The 2014 AAR/WR conference will be held at Loyola University
Marymount on March 7-9. The Call for Proposals will be posted
by August.
Information on the 2013 program, hosted by Arizona
State University, is available through the links below:
2013 AAR Western Region Annual Conference
Religion in Public Life
Click
here
for the 2013 Conference Program
For this year's conference theme we take a cue from the 2008
AAR publication, "The Religion Major and Liberal Education."
That white paper tied its vision of a robust future for
religious studies to the recognition on many fronts that
religion is "an inescapable part" of public life around the
globe. How do we in the discipline of religious studies
represent that public dimension of religion?

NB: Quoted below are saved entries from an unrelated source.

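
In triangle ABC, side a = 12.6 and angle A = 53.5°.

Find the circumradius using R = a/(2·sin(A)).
R = a/(2·sin(A)) = 12.6/(2·sin(53.5°))
sin(53.5°) ≈ 0.803857
R ≈ 12.6/(2·0.803857) = 12.6/1.60771 ≈ 7.83722

R = 7.837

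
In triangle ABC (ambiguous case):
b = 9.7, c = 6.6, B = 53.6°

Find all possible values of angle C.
b/sin(B) = c/sin(C)  ⇒  sin(C) = c·sin(B)/b = 6.6·sin(53.6°)/9.7
sin(53.6°) ≈ 0.804894
sin(C) ≈ 6.6·0.804894/9.7 ≈ 5.3123/9.7 ≈ 0.54766
Candidate 1: C₁ = arcsin(0.54766) ≈ 33.2066°  →  A = 180° − 53.6° − 33.2066° ≈ 93.1934° > 0, valid
Candidate 2: C₂ = 180° − C₁ ≈ 146.793°  →  A = 180° − 53.6° − 146.793° ≈ -20.3934° ≤ 0, not a valid triangle

C = 33.21° (one solution)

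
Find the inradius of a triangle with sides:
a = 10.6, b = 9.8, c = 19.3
r = Area/s where s is the semi-perimeter.
s = (10.6 + 9.8 + 19.3)/2 = 39.7/2 = 19.85
Area = √(s(s−a)(s−b)(s−c)) = √(19.85·9.25·10.05·0.55) ≈ √1014.92 ≈ 31.8578
r ≈ 31.8578/19.85 ≈ 1.60493

r = 1.605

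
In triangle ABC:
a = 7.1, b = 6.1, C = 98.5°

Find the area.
Two sides and the included angle (SAS): A = ½·a·b·sin(C) = ½·7.1·6.1·sin(98.5°)
sin(98.5°) ≈ 0.989016
A ≈ ½·43.31·0.989016 = 21.655·0.989016 ≈ 21.4171

Area = 21.42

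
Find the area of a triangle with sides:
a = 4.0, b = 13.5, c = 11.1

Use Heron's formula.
s = (4.0 + 13.5 + 11.1)/2 = 28.6/2 = 14.3
s − a = 10.3, s − b = 0.8, s − c = 3.2
s(s−a)(s−b)(s−c) = 14.3·10.3·0.8·3.2 ≈ 377.062
Area = √377.062 ≈ 19.4181

Area = 19.42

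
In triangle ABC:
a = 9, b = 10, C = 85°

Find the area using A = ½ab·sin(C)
A = ½·a·b·sin(C) = ½·9·10·sin(85°)
sin(85°) ≈ 0.996195
A ≈ ½·90·0.996195 = 45·0.996195 ≈ 44.8288

Area = 44.83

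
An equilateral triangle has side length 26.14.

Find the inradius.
r = Area/s with s the semi-perimeter.
Area = (√3/4)·26.14² = (√3/4)·683.2996 ≈ 0.433013·683.2996 ≈ 295.877
s = 3·26.14/2 = 39.21
r ≈ 295.877/39.21 ≈ 7.54597
(Equivalently r = side/(2√3) = 26.14/3.4641 ≈ 7.54597.)

r = 7.546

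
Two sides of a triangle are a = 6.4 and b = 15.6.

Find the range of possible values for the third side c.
Triangle inequality: |a − b| < c < a + b
|a − b| = |6.4 − 15.6| = 9.2
a + b = 6.4 + 15.6 = 22

9.2 < c < 22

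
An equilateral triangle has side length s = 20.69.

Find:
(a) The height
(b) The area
(a) The height splits the triangle into two 30-60-90 halves: h = s·√3/2 = 20.69·1.73205/2 ≈ 35.8361/2 ≈ 17.9181
(b) Area = (√3/4)·s² = (√3/4)·20.69² = (√3/4)·428.0761 ≈ 0.433013·428.0761 ≈ 185.362

Height = 17.92, Area = 185.4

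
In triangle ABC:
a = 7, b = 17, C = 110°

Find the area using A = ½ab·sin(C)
A = ½·a·b·sin(C) = ½·7·17·sin(110°)
sin(110°) ≈ 0.939693
A ≈ ½·119·0.939693 = 59.5·0.939693 ≈ 55.9117

Area = 55.91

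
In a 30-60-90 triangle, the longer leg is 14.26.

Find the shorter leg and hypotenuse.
In a 30-60-90 triangle the sides are in ratio 1 : √3 : 2, so short leg = long leg/√3 and hypotenuse = 2·(short leg).
Short leg = 14.26/√3 ≈ 14.26/1.73205 ≈ 8.23301
Hypotenuse = 2·8.23301 ≈ 16.466

Short leg = 8.233, Hypotenuse = 16.47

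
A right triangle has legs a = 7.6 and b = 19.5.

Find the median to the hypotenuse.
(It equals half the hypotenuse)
Hypotenuse c = √(a² + b²) = √(57.76 + 380.25) = √438.01 ≈ 20.9287
Median to hypotenuse = c/2 ≈ 20.9287/2 ≈ 10.4643

Median = 10.46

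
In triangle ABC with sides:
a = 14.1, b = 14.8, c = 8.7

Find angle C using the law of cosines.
c² = a² + b² − 2ab·cos(C)  ⇒  cos(C) = (a² + b² − c²)/(2ab)
cos(C) = (14.1² + 14.8² − 8.7²)/(2·14.1·14.8) = (198.81 + 219.04 − 75.69)/417.36 = 342.16/417.36 ≈ 0.81982
C = arccos(0.81982) ≈ 34.9332°

C = 34.93°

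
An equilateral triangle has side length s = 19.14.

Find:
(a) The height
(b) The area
(a) The height splits the triangle into two 30-60-90 halves: h = s·√3/2 = 19.14·1.73205/2 ≈ 33.1515/2 ≈ 16.5757
(b) Area = (√3/4)·s² = (√3/4)·19.14² = (√3/4)·366.3396 ≈ 0.433013·366.3396 ≈ 158.63

Height = 16.58, Area = 158.6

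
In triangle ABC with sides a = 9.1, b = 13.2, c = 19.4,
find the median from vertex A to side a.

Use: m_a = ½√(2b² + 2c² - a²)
m_a = ½√(2·13.2² + 2·19.4² − 9.1²) = ½√(2·174.24 + 2·376.36 − 82.81) = ½√(348.48 + 752.72 − 82.81) = ½√1018.39
√1018.39 ≈ 31.9122, so m_a ≈ 15.9561

m_a = 15.96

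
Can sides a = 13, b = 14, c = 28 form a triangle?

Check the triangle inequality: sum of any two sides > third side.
a + b vs c: 13 + 14 = 27 ≤ 28  ✗
a + c vs b: 13 + 28 = 41 > 14  ✓
b + c vs a: 14 + 28 = 42 > 13  ✓

No: 13 + 14 = 27 is not > 28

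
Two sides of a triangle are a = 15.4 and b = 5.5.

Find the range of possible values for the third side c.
Triangle inequality: |a − b| < c < a + b
|a − b| = |15.4 − 5.5| = 9.9
a + b = 15.4 + 5.5 = 20.9

9.9 < c < 20.9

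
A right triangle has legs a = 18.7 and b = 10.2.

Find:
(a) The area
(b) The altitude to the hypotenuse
(a) The legs are perpendicular, so Area = ½·a·b = ½·18.7·10.2 = ½·190.74 = 95.37
(b) Hypotenuse c = √(a² + b²) = √(349.69 + 104.04) = √453.73 ≈ 21.3009
    Area = ½·c·h_c  ⇒  h_c = 2·Area/c = 190.74/21.3009 ≈ 8.95453

Area = 95.37, h_c = 8.955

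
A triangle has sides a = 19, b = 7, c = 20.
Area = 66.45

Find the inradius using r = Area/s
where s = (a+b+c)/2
s = (19 + 7 + 20)/2 = 46/2 = 23
r = Area/s = 66.45/23 ≈ 2.88913

r = 2.889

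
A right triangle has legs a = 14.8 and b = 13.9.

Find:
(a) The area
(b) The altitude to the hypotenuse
(a) The legs are perpendicular, so Area = ½·a·b = ½·14.8·13.9 = ½·205.72 = 102.86
(b) Hypotenuse c = √(a² + b²) = √(219.04 + 193.21) = √412.25 ≈ 20.3039
    Area = ½·c·h_c  ⇒  h_c = 2·Area/c = 205.72/20.3039 ≈ 10.132

Area = 102.86, h_c = 10.13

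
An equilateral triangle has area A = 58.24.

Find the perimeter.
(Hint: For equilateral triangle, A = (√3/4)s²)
A = (√3/4)s²  ⇒  s² = 4A/√3 = 4·58.24/√3 = 232.96/1.73205 ≈ 134.5
s ≈ √134.5 ≈ 11.5974
Perimeter = 3s ≈ 3·11.5974 ≈ 34.7922

Perimeter = 34.79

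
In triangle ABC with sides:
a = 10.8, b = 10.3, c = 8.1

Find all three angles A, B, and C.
Law of cosines for each angle (a² = 116.64, b² = 106.09, c² = 65.61):
cos(A) = (b² + c² − a²)/(2bc) = (106.09 + 65.61 − 116.64)/(2·10.3·8.1) = 55.06/166.86 ≈ 0.329977  ⇒  A ≈ 70.7326°
cos(B) = (a² + c² − b²)/(2ac) = (116.64 + 65.61 − 106.09)/(2·10.8·8.1) = 76.16/174.96 ≈ 0.435299  ⇒  B ≈ 64.1956°
cos(C) = (a² + b² − c²)/(2ab) = (116.64 + 106.09 − 65.61)/(2·10.8·10.3) = 157.12/222.48 ≈ 0.706221  ⇒  C ≈ 45.0717°
Check: A + B + C ≈ 180°

A = 70.73°, B = 64.2°, C = 45.07°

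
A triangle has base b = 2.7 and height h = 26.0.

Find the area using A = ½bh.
A = ½·b·h = ½·2.7·26.0 = ½·70.2 = 35.1

Area = 35.1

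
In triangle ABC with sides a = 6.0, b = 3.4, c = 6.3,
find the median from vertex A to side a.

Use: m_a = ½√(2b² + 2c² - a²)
m_a = ½√(2·3.4² + 2·6.3² − 6.0²) = ½√(2·11.56 + 2·39.69 − 36) = ½√(23.12 + 79.38 − 36) = ½√66.5
√66.5 ≈ 8.15475, so m_a ≈ 4.07738

m_a = 4.077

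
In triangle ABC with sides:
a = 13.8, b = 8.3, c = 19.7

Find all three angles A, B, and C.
Law of cosines for each angle (a² = 190.44, b² = 68.89, c² = 388.09):
cos(A) = (b² + c² − a²)/(2bc) = (68.89 + 388.09 − 190.44)/(2·8.3·19.7) = 266.54/327.02 ≈ 0.815057  ⇒  A ≈ 35.407°
cos(B) = (a² + c² − b²)/(2ac) = (190.44 + 388.09 − 68.89)/(2·13.8·19.7) = 509.64/543.72 ≈ 0.937321  ⇒  B ≈ 20.3936°
cos(C) = (a² + b² − c²)/(2ab) = (190.44 + 68.89 − 388.09)/(2·13.8·8.3) = -128.76/229.08 ≈ -0.562074  ⇒  C ≈ 124.199°
Check: A + B + C ≈ 180°

A = 35.41°, B = 20.39°, C = 124.2°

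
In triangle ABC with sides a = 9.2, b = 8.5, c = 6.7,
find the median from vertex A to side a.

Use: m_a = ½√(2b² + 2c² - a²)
m_a = ½√(2·8.5² + 2·6.7² − 9.2²) = ½√(2·72.25 + 2·44.89 − 84.64) = ½√(144.5 + 89.78 − 84.64) = ½√149.64
√149.64 ≈ 12.2327, so m_a ≈ 6.11637

m_a = 6.116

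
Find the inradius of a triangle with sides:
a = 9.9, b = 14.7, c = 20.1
r = Area/s where s is the semi-perimeter.
s = (9.9 + 14.7 + 20.1)/2 = 44.7/2 = 22.35
Area = √(s(s−a)(s−b)(s−c)) = √(22.35·12.45·7.65·2.25) ≈ √4789.51 ≈ 69.2063
r ≈ 69.2063/22.35 ≈ 3.09648

r = 3.096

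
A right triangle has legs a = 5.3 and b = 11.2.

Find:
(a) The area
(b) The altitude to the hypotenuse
(a) The legs are perpendicular, so Area = ½·a·b = ½·5.3·11.2 = ½·59.36 = 29.68
(b) Hypotenuse c = √(a² + b²) = √(28.09 + 125.44) = √153.53 ≈ 12.3907
    Area = ½·c·h_c  ⇒  h_c = 2·Area/c = 59.36/12.3907 ≈ 4.79068

Area = 29.68, h_c = 4.791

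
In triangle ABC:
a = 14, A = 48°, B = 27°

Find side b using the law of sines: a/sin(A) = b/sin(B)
a/sin(A) = b/sin(B)  ⇒  b = a·sin(B)/sin(A) = 14·sin(27°)/sin(48°)
sin(27°) ≈ 0.45399, sin(48°) ≈ 0.743145
b ≈ 14·0.45399/0.743145 ≈ 6.35587/0.743145 ≈ 8.55266

b = 8.553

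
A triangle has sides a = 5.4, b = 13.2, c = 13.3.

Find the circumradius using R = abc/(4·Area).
First find the area with Heron's formula.
s = (5.4 + 13.2 + 13.3)/2 = 15.95
Area = √(s(s−a)(s−b)(s−c)) = √(15.95·10.55·2.75·2.65) ≈ √1226.29 ≈ 35.0184
abc = 5.4·13.2·13.3 = 948.024
R = abc/(4·Area) ≈ 948.024/(4·35.0184) = 948.024/140.073 ≈ 6.76805

R = 6.768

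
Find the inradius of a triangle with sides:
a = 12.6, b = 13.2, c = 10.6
r = Area/s where s is the semi-perimeter.
s = (12.6 + 13.2 + 10.6)/2 = 36.4/2 = 18.2
Area = √(s(s−a)(s−b)(s−c)) = √(18.2·5.6·5·7.6) ≈ √3872.96 ≈ 62.2331
r ≈ 62.2331/18.2 ≈ 3.4194

r = 3.419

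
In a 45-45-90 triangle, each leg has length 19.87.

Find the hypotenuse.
In a 45-45-90 triangle the sides are in ratio 1 : 1 : √2, so hypotenuse = leg·√2.
Hypotenuse = 19.87·√2 ≈ 19.87·1.41421 ≈ 28.1004

Hypotenuse = 19.87√2 = 28.1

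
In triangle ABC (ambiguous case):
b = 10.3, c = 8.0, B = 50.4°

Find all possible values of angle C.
b/sin(B) = c/sin(C)  ⇒  sin(C) = c·sin(B)/b = 8.0·sin(50.4°)/10.3
sin(50.4°) ≈ 0.770513
sin(C) ≈ 8.0·0.770513/10.3 ≈ 6.16411/10.3 ≈ 0.598457
Candidate 1: C₁ = arcsin(0.598457) ≈ 36.7595°  →  A = 180° − 50.4° − 36.7595° ≈ 92.8405° > 0, valid
Candidate 2: C₂ = 180° − C₁ ≈ 143.241°  →  A = 180° − 50.4° − 143.241° ≈ -13.6405° ≤ 0, not a valid triangle

C = 36.76° (one solution)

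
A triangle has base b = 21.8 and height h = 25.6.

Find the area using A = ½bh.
A = ½·b·h = ½·21.8·25.6 = ½·558.08 = 279.04

Area = 279.04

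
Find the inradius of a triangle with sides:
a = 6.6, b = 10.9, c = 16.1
r = Area/s where s is the semi-perimeter.
s = (6.6 + 10.9 + 16.1)/2 = 33.6/2 = 16.8
Area = √(s(s−a)(s−b)(s−c)) = √(16.8·10.2·5.9·0.7) ≈ √707.717 ≈ 26.6029
r ≈ 26.6029/16.8 ≈ 1.58351

r = 1.584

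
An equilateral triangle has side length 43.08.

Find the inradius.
r = Area/s with s the semi-perimeter.
Area = (√3/4)·43.08² = (√3/4)·1855.8864 ≈ 0.433013·1855.8864 ≈ 803.622
s = 3·43.08/2 = 64.62
r ≈ 803.622/64.62 ≈ 12.4361
(Equivalently r = side/(2√3) = 43.08/3.4641 ≈ 12.4361.)

r = 12.44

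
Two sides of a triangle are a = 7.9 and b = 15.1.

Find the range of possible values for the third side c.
Triangle inequality: |a − b| < c < a + b
|a − b| = |7.9 − 15.1| = 7.2
a + b = 7.9 + 15.1 = 23

7.2 < c < 23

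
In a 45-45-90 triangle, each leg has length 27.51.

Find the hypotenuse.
In a 45-45-90 triangle the sides are in ratio 1 : 1 : √2, so hypotenuse = leg·√2.
Hypotenuse = 27.51·√2 ≈ 27.51·1.41421 ≈ 38.905

Hypotenuse = 27.51√2 = 38.91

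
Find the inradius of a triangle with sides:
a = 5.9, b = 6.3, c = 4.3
r = Area/s where s is the semi-perimeter.
s = (5.9 + 6.3 + 4.3)/2 = 16.5/2 = 8.25
Area = √(s(s−a)(s−b)(s−c)) = √(8.25·2.35·1.95·3.95) ≈ √149.332 ≈ 12.2202
r ≈ 12.2202/8.25 ≈ 1.48123

r = 1.481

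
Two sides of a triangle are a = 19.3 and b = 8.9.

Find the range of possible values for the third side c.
Triangle inequality: |a − b| < c < a + b
|a − b| = |19.3 − 8.9| = 10.4
a + b = 19.3 + 8.9 = 28.2

10.4 < c < 28.2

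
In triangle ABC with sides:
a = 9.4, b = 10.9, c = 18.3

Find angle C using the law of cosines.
c² = a² + b² − 2ab·cos(C)  ⇒  cos(C) = (a² + b² − c²)/(2ab)
cos(C) = (9.4² + 10.9² − 18.3²)/(2·9.4·10.9) = (88.36 + 118.81 − 334.89)/204.92 = -127.72/204.92 ≈ -0.623268
C = arccos(-0.623268) ≈ 128.555°

C = 128.6°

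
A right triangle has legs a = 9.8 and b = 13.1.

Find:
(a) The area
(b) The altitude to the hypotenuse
(a) The legs are perpendicular, so Area = ½·a·b = ½·9.8·13.1 = ½·128.38 = 64.19
(b) Hypotenuse c = √(a² + b²) = √(96.04 + 171.61) = √267.65 ≈ 16.36
    Area = ½·c·h_c  ⇒  h_c = 2·Area/c = 128.38/16.36 ≈ 7.84718

Area = 64.19, h_c = 7.847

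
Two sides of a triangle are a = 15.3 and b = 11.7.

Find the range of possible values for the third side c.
Triangle inequality: |a − b| < c < a + b
|a − b| = |15.3 − 11.7| = 3.6
a + b = 15.3 + 11.7 = 27

3.6 < c < 27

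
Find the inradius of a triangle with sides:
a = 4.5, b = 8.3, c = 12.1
r = Area/s where s is the semi-perimeter.
s = (4.5 + 8.3 + 12.1)/2 = 24.9/2 = 12.45
Area = √(s(s−a)(s−b)(s−c)) = √(12.45·7.95·4.15·0.35) ≈ √143.765 ≈ 11.9902
r ≈ 11.9902/12.45 ≈ 0.963068

r = 0.9631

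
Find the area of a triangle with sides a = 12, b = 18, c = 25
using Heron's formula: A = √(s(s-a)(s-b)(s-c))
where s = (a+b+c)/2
s = (12 + 18 + 25)/2 = 55/2 = 27.5
s − a = 15.5, s − b = 9.5, s − c = 2.5
s(s−a)(s−b)(s−c) = 27.5·15.5·9.5·2.5 = 10123.4375
Area = √10123.4375 ≈ 100.615

s = 27.5, Area = 100.6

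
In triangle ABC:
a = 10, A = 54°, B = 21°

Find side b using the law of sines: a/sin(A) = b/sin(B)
a/sin(A) = b/sin(B)  ⇒  b = a·sin(B)/sin(A) = 10·sin(21°)/sin(54°)
sin(21°) ≈ 0.358368, sin(54°) ≈ 0.809017
b ≈ 10·0.358368/0.809017 ≈ 3.58368/0.809017 ≈ 4.42967

b = 4.43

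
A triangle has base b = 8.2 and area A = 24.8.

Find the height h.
A = ½·b·h  ⇒  h = 2A/b = 2·24.8/8.2 = 49.6/8.2 ≈ 6.04878

h = 6.049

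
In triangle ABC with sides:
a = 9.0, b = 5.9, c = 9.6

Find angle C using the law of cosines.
c² = a² + b² − 2ab·cos(C)  ⇒  cos(C) = (a² + b² − c²)/(2ab)
cos(C) = (9.0² + 5.9² − 9.6²)/(2·9.0·5.9) = (81 + 34.81 − 92.16)/106.2 = 23.65/106.2 ≈ 0.222693
C = arccos(0.222693) ≈ 77.1327°

C = 77.13°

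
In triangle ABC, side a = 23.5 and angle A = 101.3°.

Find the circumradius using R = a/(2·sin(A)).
R = a/(2·sin(A)) = 23.5/(2·sin(101.3°))
sin(101.3°) ≈ 0.980615
R ≈ 23.5/(2·0.980615) = 23.5/1.96123 ≈ 11.9823

R = 11.98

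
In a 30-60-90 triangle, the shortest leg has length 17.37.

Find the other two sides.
In a 30-60-90 triangle the sides are in ratio 1 : √3 : 2 (short leg : long leg : hypotenuse).
Long leg = 17.37·√3 ≈ 17.37·1.73205 ≈ 30.0857
Hypotenuse = 2·17.37 = 34.74

Long leg = 17.37√3 = 30.09, Hypotenuse = 34.74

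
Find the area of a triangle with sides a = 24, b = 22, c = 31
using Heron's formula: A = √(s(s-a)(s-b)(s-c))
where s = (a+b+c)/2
s = (24 + 22 + 31)/2 = 77/2 = 38.5
s − a = 14.5, s − b = 16.5, s − c = 7.5
s(s−a)(s−b)(s−c) = 38.5·14.5·16.5·7.5 = 69083.4375
Area = √69083.4375 ≈ 262.837

s = 38.5, Area = 262.8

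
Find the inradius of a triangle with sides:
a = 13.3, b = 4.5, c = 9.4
r = Area/s where s is the semi-perimeter.
s = (13.3 + 4.5 + 9.4)/2 = 27.2/2 = 13.6
Area = √(s(s−a)(s−b)(s−c)) = √(13.6·0.3·9.1·4.2) ≈ √155.938 ≈ 12.4875
r ≈ 12.4875/13.6 ≈ 0.918198

r = 0.9182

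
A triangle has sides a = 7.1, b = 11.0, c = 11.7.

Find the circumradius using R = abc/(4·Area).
First find the area with Heron's formula.
s = (7.1 + 11.0 + 11.7)/2 = 14.9
Area = √(s(s−a)(s−b)(s−c)) = √(14.9·7.8·3.9·3.2) ≈ √1450.43 ≈ 38.0845
abc = 7.1·11.0·11.7 = 913.77
R = abc/(4·Area) ≈ 913.77/(4·38.0845) = 913.77/152.338 ≈ 5.99831

R = 5.998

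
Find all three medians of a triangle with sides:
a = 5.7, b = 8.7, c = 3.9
Median formula: m_a = ½√(2b² + 2c² − a²) (and cyclically). a² = 32.49, b² = 75.69, c² = 15.21.
m_a = ½√(2·75.69 + 2·15.21 − 32.49) = ½√149.31 ≈ ½·12.2192 ≈ 6.10962
m_b = ½√(2·32.49 + 2·15.21 − 75.69) = ½√19.71 ≈ ½·4.43959 ≈ 2.2198
m_c = ½√(2·32.49 + 2·75.69 − 15.21) = ½√201.15 ≈ ½·14.1827 ≈ 7.09137

m_a = 6.11, m_b = 2.22, m_c = 7.091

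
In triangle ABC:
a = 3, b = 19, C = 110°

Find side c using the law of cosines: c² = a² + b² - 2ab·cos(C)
c² = 3² + 19² − 2·3·19·cos(110°)
cos(110°) ≈ -0.34202
c² ≈ 9 + 361 − 114·(-0.34202) ≈ 370 + 38.9903 ≈ 408.99
c ≈ √408.99 ≈ 20.2235

c = 20.22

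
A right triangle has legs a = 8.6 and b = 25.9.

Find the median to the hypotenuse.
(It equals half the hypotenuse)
Hypotenuse c = √(a² + b²) = √(73.96 + 670.81) = √744.77 ≈ 27.2905
Median to hypotenuse = c/2 ≈ 27.2905/2 ≈ 13.6452

Median = 13.65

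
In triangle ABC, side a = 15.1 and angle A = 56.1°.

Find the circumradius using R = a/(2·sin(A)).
R = a/(2·sin(A)) = 15.1/(2·sin(56.1°))
sin(56.1°) ≈ 0.830012
R ≈ 15.1/(2·0.830012) = 15.1/1.66002 ≈ 9.09625

R = 9.096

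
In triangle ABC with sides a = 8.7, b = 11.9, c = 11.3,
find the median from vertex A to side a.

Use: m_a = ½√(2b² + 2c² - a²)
m_a = ½√(2·11.9² + 2·11.3² − 8.7²) = ½√(2·141.61 + 2·127.69 − 75.69) = ½√(283.22 + 255.38 − 75.69) = ½√462.91
√462.91 ≈ 21.5153, so m_a ≈ 10.7577

m_a = 10.76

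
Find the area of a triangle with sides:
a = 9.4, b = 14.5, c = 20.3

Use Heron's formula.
s = (9.4 + 14.5 + 20.3)/2 = 44.2/2 = 22.1
s − a = 12.7, s − b = 7.6, s − c = 1.8
s(s−a)(s−b)(s−c) = 22.1·12.7·7.6·1.8 ≈ 3839.57
Area = √3839.57 ≈ 61.9642

Area = 61.96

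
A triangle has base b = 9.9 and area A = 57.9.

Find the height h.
A = ½·b·h  ⇒  h = 2A/b = 2·57.9/9.9 = 115.8/9.9 ≈ 11.697

h = 11.7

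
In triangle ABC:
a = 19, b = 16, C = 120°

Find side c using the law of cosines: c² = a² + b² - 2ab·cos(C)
c² = 19² + 16² − 2·19·16·cos(120°)
cos(120°) ≈ -0.5
c² ≈ 361 + 256 − 608·(-0.5) ≈ 617 + 304 ≈ 921
c ≈ √921 ≈ 30.348

c = 30.35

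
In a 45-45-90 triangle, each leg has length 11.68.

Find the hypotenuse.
In a 45-45-90 triangle the sides are in ratio 1 : 1 : √2, so hypotenuse = leg·√2.
Hypotenuse = 11.68·√2 ≈ 11.68·1.41421 ≈ 16.518

Hypotenuse = 11.68√2 = 16.52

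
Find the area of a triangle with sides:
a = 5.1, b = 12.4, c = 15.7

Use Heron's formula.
s = (5.1 + 12.4 + 15.7)/2 = 33.2/2 = 16.6
s − a = 11.5, s − b = 4.2, s − c = 0.9
s(s−a)(s−b)(s−c) = 16.6·11.5·4.2·0.9 ≈ 721.602
Area = √721.602 ≈ 26.8627

Area = 26.86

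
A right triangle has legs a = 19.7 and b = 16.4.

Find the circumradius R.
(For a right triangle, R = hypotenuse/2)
Hypotenuse c = √(a² + b²) = √(388.09 + 268.96) = √657.05 ≈ 25.633
R = c/2 ≈ 25.633/2 ≈ 12.8165

R = 12.82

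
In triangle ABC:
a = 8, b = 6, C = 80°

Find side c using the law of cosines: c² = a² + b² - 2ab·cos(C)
c² = 8² + 6² − 2·8·6·cos(80°)
cos(80°) ≈ 0.173648
c² ≈ 64 + 36 − 96·(0.173648) ≈ 100 − 16.6702 ≈ 83.3298
c ≈ √83.3298 ≈ 9.12851

c = 9.129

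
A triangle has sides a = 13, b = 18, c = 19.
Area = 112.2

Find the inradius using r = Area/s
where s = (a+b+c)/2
s = (13 + 18 + 19)/2 = 50/2 = 25
r = Area/s = 112.2/25 ≈ 4.488

r = 4.488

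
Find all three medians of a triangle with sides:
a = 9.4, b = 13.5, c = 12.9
Median formula: m_a = ½√(2b² + 2c² − a²) (and cyclically). a² = 88.36, b² = 182.25, c² = 166.41.
m_a = ½√(2·182.25 + 2·166.41 − 88.36) = ½√608.96 ≈ ½·24.6771 ≈ 12.3386
m_b = ½√(2·88.36 + 2·166.41 − 182.25) = ½√327.29 ≈ ½·18.0912 ≈ 9.04558
m_c = ½√(2·88.36 + 2·182.25 − 166.41) = ½√374.81 ≈ ½·19.36 ≈ 9.68001

m_a = 12.34, m_b = 9.046, m_c = 9.68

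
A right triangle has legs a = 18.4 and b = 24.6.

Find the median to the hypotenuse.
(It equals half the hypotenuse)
Hypotenuse c = √(a² + b²) = √(338.56 + 605.16) = √943.72 ≈ 30.72
Median to hypotenuse = c/2 ≈ 30.72/2 ≈ 15.36

Median = 15.36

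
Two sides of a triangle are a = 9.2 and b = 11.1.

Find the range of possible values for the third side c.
Triangle inequality: |a − b| < c < a + b
|a − b| = |9.2 − 11.1| = 1.9
a + b = 9.2 + 11.1 = 20.3

1.9 < c < 20.3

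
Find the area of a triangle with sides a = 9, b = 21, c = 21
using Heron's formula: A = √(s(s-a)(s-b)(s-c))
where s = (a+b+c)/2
s = (9 + 21 + 21)/2 = 51/2 = 25.5
s − a = 16.5, s − b = 4.5, s − c = 4.5
s(s−a)(s−b)(s−c) = 25.5·16.5·4.5·4.5 = 8520.1875
Area = √8520.1875 ≈ 92.3049

s = 25.5, Area = 92.3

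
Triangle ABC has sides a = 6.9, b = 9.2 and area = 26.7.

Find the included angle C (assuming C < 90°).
Area = ½·a·b·sin(C)  ⇒  sin(C) = 2·Area/(a·b) = 2·26.7/(6.9·9.2) = 53.4/63.48 ≈ 0.84121
C = arcsin(0.84121) ≈ 57.2681° (taking the acute solution since C < 90°)

C = 57.27°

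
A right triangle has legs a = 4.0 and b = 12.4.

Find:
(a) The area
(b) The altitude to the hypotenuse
(a) The legs are perpendicular, so Area = ½·a·b = ½·4.0·12.4 = ½·49.6 = 24.8
(b) Hypotenuse c = √(a² + b²) = √(16 + 153.76) = √169.76 ≈ 13.0292
    Area = ½·c·h_c  ⇒  h_c = 2·Area/c = 49.6/13.0292 ≈ 3.80683

Area = 24.8, h_c = 3.807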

The calls for papers from the 20+ units making up the western
regional AAR take up this question in a variety of ways. Some
focus on controversies related to religion and politics in the
western United States (e.g. same sex marriage or immigration
reform), others turn to other regions of the world (e.g. the
"Arab Spring") or to historical antecedents (e.g. the Jesuits'
entry into China). Topics raised are richly diverse, including
ecology, pluralism, the current "Mormon moment," terrorism,
popular culture, among others.
The units are asking scholars and teachers of religion to
reflect on how we frame questions and analyses about the ways
religion plays out in various public settings. Do we, for
instance, tend to privilege particular public expressions of
religion as normative or paradigmatic, or even problematic?
How is our work shaped by the institutions in which we teach
and their calls to, for example, cultivate a critical
tolerance of diverse religions or to help students form a
religiously informed public voice? By what criteria
do we select among traditions, texts, histories, institutions,
events, and figures to develop analyses of religion's
intersection with politics? And perhaps location does matter;
how do distinctive features of our region (California,
Arizona, Nevada, Hawaii, and the Pacific Islands) inform how
we approach this theme, and how should it be different from
the approach developed by colleagues in other parts
of this country and/or other regions in the world?